Pūkaha wildlife sanctuary quadruples amount of self-setting traps


Illya McLellan/STUFF

Pūkaha Mt Bruce Wildlife Centre has received 500 new self-setting traps thanks to funding from Pub Charity and a partnership with trap manufacturer Goodnature. Staff are excited at the possibilities, with traps installed previously having already made a marked difference.

Cutting edge trap technology is boosting birdsong and helping efforts to restore the New Zealand bush to its former glory.

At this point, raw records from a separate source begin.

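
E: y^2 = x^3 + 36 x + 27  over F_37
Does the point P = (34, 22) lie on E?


Check whether y^2 = x^3 + 36 x + 27 (mod 37) for (x, y) = (34, 22).
LHS: y^2 = 22^2 mod 37 = 3
RHS: x^3 + 36 x + 27 = 34^3 + 36*34 + 27 mod 37 = 3
LHS = RHS

Yes, on the curve


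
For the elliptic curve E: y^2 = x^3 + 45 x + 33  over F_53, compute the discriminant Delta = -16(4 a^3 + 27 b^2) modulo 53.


4 a^3 + 27 b^2 = 4*45^3 + 27*33^2 = 364500 + 29403 = 393903
Delta = -16 * (393903) = -6302448
Delta mod 53 = 47

Delta = 47 (mod 53)


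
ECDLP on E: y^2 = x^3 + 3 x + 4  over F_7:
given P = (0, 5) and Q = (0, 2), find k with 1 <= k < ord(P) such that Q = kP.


Enumerate multiples of P until we hit Q = (0, 2):
  1P = (0, 5)
  2P = (1, 1)
  3P = (1, 6)
  4P = (0, 2)
Match found at i = 4.

k = 4


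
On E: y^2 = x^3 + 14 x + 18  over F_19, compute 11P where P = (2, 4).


k = 11 = 1011_2 (binary, LSB first: 1101)
Double-and-add from P = (2, 4):
  bit 0 = 1: acc = O + (2, 4) = (2, 4)
  bit 1 = 1: acc = (2, 4) + (3, 7) = (4, 9)
  bit 2 = 0: acc unchanged = (4, 9)
  bit 3 = 1: acc = (4, 9) + (16, 14) = (3, 12)

11P = (3, 12)


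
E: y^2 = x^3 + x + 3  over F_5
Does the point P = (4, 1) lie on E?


Check whether y^2 = x^3 + 1 x + 3 (mod 5) for (x, y) = (4, 1).
LHS: y^2 = 1^2 mod 5 = 1
RHS: x^3 + 1 x + 3 = 4^3 + 1*4 + 3 mod 5 = 1
LHS = RHS

Yes, on the curve


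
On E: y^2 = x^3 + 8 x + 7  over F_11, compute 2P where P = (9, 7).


Doubling: s = (3 x1^2 + a) / (2 y1)
s = (3*9^2 + 8) / (2*7) mod 11 = 3
x3 = s^2 - 2 x1 mod 11 = 3^2 - 2*9 = 2
y3 = s (x1 - x3) - y1 mod 11 = 3 * (9 - 2) - 7 = 3

2P = (2, 3)


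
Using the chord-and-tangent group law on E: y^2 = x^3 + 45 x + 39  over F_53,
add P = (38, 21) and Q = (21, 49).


P != Q, so use the chord formula.
s = (y2 - y1) / (x2 - x1) = (28) / (36) mod 53 = 42
x3 = s^2 - x1 - x2 mod 53 = 42^2 - 38 - 21 = 9
y3 = s (x1 - x3) - y1 mod 53 = 42 * (38 - 9) - 21 = 31

P + Q = (9, 31)


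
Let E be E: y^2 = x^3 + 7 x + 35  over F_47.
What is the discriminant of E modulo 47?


4 a^3 + 27 b^2 = 4*7^3 + 27*35^2 = 1372 + 33075 = 34447
Delta = -16 * (34447) = -551152
Delta mod 47 = 17

Delta = 17 (mod 47)


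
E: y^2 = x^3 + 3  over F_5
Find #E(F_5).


For each x in F_5, count y with y^2 = x^3 + 0 x + 3 mod 5:
  x = 1: RHS = 4, y in [2, 3]  -> 2 point(s)
  x = 2: RHS = 1, y in [1, 4]  -> 2 point(s)
  x = 3: RHS = 0, y in [0]  -> 1 point(s)
Affine points: 5. Add the point at infinity: total = 6.

#E(F_5) = 6


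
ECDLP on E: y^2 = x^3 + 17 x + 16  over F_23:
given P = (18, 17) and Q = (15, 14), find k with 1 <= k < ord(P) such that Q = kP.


Enumerate multiples of P until we hit Q = (15, 14):
  1P = (18, 17)
  2P = (10, 6)
  3P = (3, 18)
  4P = (11, 4)
  5P = (12, 4)
  6P = (6, 9)
  7P = (2, 9)
  8P = (9, 22)
  9P = (0, 19)
  10P = (7, 15)
  11P = (14, 13)
  12P = (15, 9)
  13P = (15, 14)
Match found at i = 13.

k = 13


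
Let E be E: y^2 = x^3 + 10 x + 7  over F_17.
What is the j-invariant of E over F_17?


Delta = -16(4 a^3 + 27 b^2) mod 17 = 2
-1728 * (4 a)^3 = -1728 * (4*10)^3 mod 17 = 4
j = 4 * 2^(-1) mod 17 = 2

j = 2 (mod 17)


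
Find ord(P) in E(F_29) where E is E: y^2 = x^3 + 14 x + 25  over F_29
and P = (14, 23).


Compute successive multiples of P until we hit O:
  1P = (14, 23)
  2P = (10, 18)
  3P = (12, 23)
  4P = (3, 6)
  5P = (6, 21)
  6P = (0, 24)
  7P = (19, 25)
  8P = (24, 2)
  ... (continuing to 20P)
  20P = O

ord(P) = 20


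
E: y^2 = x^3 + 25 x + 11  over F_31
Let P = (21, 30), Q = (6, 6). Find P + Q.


P != Q, so use the chord formula.
s = (y2 - y1) / (x2 - x1) = (7) / (16) mod 31 = 14
x3 = s^2 - x1 - x2 mod 31 = 14^2 - 21 - 6 = 14
y3 = s (x1 - x3) - y1 mod 31 = 14 * (21 - 14) - 30 = 6

P + Q = (14, 6)


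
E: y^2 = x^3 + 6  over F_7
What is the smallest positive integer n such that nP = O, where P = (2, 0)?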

Conservationists hope to restore fauna to levels which prompted botanist Joseph Banks to write in 1769 that the New Zealand bush had "certainly the most melodious wild musick I have ever heard". This technology could well bring the dream closer.

Pūkaha Mt Bruce National Wildlife Centre conservation manager Todd Jenkinson said the addition of 500 A-24 Goodnature self-setting predator traps at the centre, north of Masterton, would go a long way to increasing the birdsong at the centre and surrounding areas.   

The centre already had 160 A-24 traps throughout the 942-hectare reserve and 2000 hectare buffer zone and he had noticed the difference they had provided in the number of birds that could be seen and heard.

"There has been a noticeable increase in rifleman, whitehead, grey warbler, shining cuckoo and long tailed cuckoo since we have had the A-24 traps on the reserve.